A Boutersem, tu n’étais pas aussi bien. Tu finis 37e. Une course remportée par l’ancien pro Jonathan Breyne.

Je ne me sentais pas super bien. Mon coéquipier Stijn Siemons était dans l’échappée. Donc, nous ne devions pas assumer la poursuite. J’ai évité de justesse une grosse chute. Malheureusement, ma roue arrière a été touchée. Dans l’avant-dernier tour, j’ai eu une crevaison. J’ai été dépanné par Stijn Siemons. A ce moment-là, tout était parfait. Nous avions le maillot jaune et le blanc du meilleur jeune avec Tom Timmermans.

 

A Perwez, tu retrouves les avant-postes et tu prends la 7e place.

Après une longue côte, il y avait un passage assez dégagé. Je savais qu’en étirant le peloton à ce moment-là, ça casserait. Ça s’est déroulé exactement comme ça. La situation dans l’échappée était intéressante pour le classement de la Coupe de Belgique. Je n’ai pas bénéficié de libertés dans ce groupe à cause de mon maillot distinctif. J’aurais bien voulu attaquer sur un passage difficile, mais ça n’a pas fonctionné. La priorité était de garder le maillot, même si je n’aurais pas dit non à la victoire. La Coupe de Belgique est devenu un objectif pour moi. J’ai prévu de participer à toutes les manches restantes.

« PARFOIS, POUR GAGNER, IL FAUT CALCULER »

Il reste trois manches et il apparaît clair que Han Devos deviennne ton rival numéro un et il va te donner du fil à retordre au Mémorial Letêcheur que tu conclus à la 15e place.
C’était une journée difficile. Je souffrais de la chaleur. J’étais trop court pour suivre les meilleurs. J’ai cru que j’allais perdre le maillot. Heureusement, je rattrape deux concurrents dans la montée d’arrivée. Sinon, je perdais le maillot. J’ai encore trois points d’avance sur Han Devos à ce moment-là

 

Après un status-quo à Rummen, tu entames la dernière manche à Momignies avec sept points d’avance sur Han Devos. Le duel va tourner court car le scénario va tourner en ta faveur.

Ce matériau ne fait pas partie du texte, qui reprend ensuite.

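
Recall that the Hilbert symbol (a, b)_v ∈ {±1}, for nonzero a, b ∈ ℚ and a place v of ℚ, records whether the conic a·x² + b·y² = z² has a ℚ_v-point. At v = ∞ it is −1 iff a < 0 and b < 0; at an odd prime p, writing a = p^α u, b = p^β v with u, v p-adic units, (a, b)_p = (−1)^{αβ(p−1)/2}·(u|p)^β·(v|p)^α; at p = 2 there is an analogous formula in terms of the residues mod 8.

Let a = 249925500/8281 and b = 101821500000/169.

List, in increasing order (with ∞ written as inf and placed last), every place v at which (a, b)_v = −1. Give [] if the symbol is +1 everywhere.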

Je n’étais pas dans un bon jour car ma sœur s’était mariée deux jours auparavant. Je n’avais pas encore récupéré de la fête. Nous avons pris la bonne décision tactique avec l’équipe en laissant partir une trentaine d’hommes à l’avant. Nous savions que les points étaient pour eux. Il fallait ensuite contrôler et veiller à ce qu’ils restent à l’avant.  Après cinq tours, lorsque je savais que la victoire était acquise, je suis resté dans les roues. C’était de l’anti-course, mais je devais le faire. Le maillot était alors acquis pour moi. Parfois, pour gagner, il faut calculer.

MILAN VANLOVE, UN CANDIDAT AU MAILLOT BLANC

Depuis cette folle année 2018, comment ça se passe pour toi ? Tu es toujours chez Van Eyck Sport Josan-TLD-Express.

Maintenant, je travaille. Les résultats ont été moins présents les dernières saisons. J’ai encore gagné des courses régionales, mais sur les plus grosses épreuves, c’est plus difficile. La Coupe de Belgique n’est plus une priorité car je l’ai déjà en poche. Si l’occasion se représente, pourquoi pas ? Je n’ai aucune pression. Je pars du principe qu’il n’est pas nécessaire de changer d’équipe quand tu te sens bien dans ton environnement actuel. Jan Deschuyvaer est une crème de directeur sportif. Il ne gueule jamais. Il fait figure de papa pour nous et moi, je deviens capitaine de route pour les plus jeunes.

 

Quelles sont les ambitions de ton équipe pour cette édition 2023 ? Qui sont les rivaux ?

Nos hommes forts Tom Timmermans et Stijn Siemoens sont tous les deux à l’infirmerie. Tom Timmermans s’est cassé une vertèbre à l’entrainement et Stijn Siemoens s’est fracturé le poignet à Amay. Du coup, je vois bien Milan Vanlove chez nous. Il est Espoir 2. Il aurait pu aller dans une plus grosse équipe, mais il préfère grandir petit à petit. Il sera l’un des prétendants au maillot blanc de meilleur jeune. Sinon, en ce qui concerne la concurrence, l’équipe Shifting Gears n’est pas là. Donc, pas d’Elias Van Breussegem et de Wesley Van Dyck. Deux rivaux en moins. Pas de trace de la formation de Gaspard Van Peteghem. Pas de Guillaume Seye et de Jérôme Baugnies. Je crois que le collectif le plus fort sera celui de WT Decock-Van Eyck-Van Mossel Devos Capoen avec Jens Vandenbogaerde, Niels De Rooze ou encore Maxime Farazijn, c’est du costaud. Si cette équipe joue la Coupe de Belgique à fond, ça sera dur de rivaliser.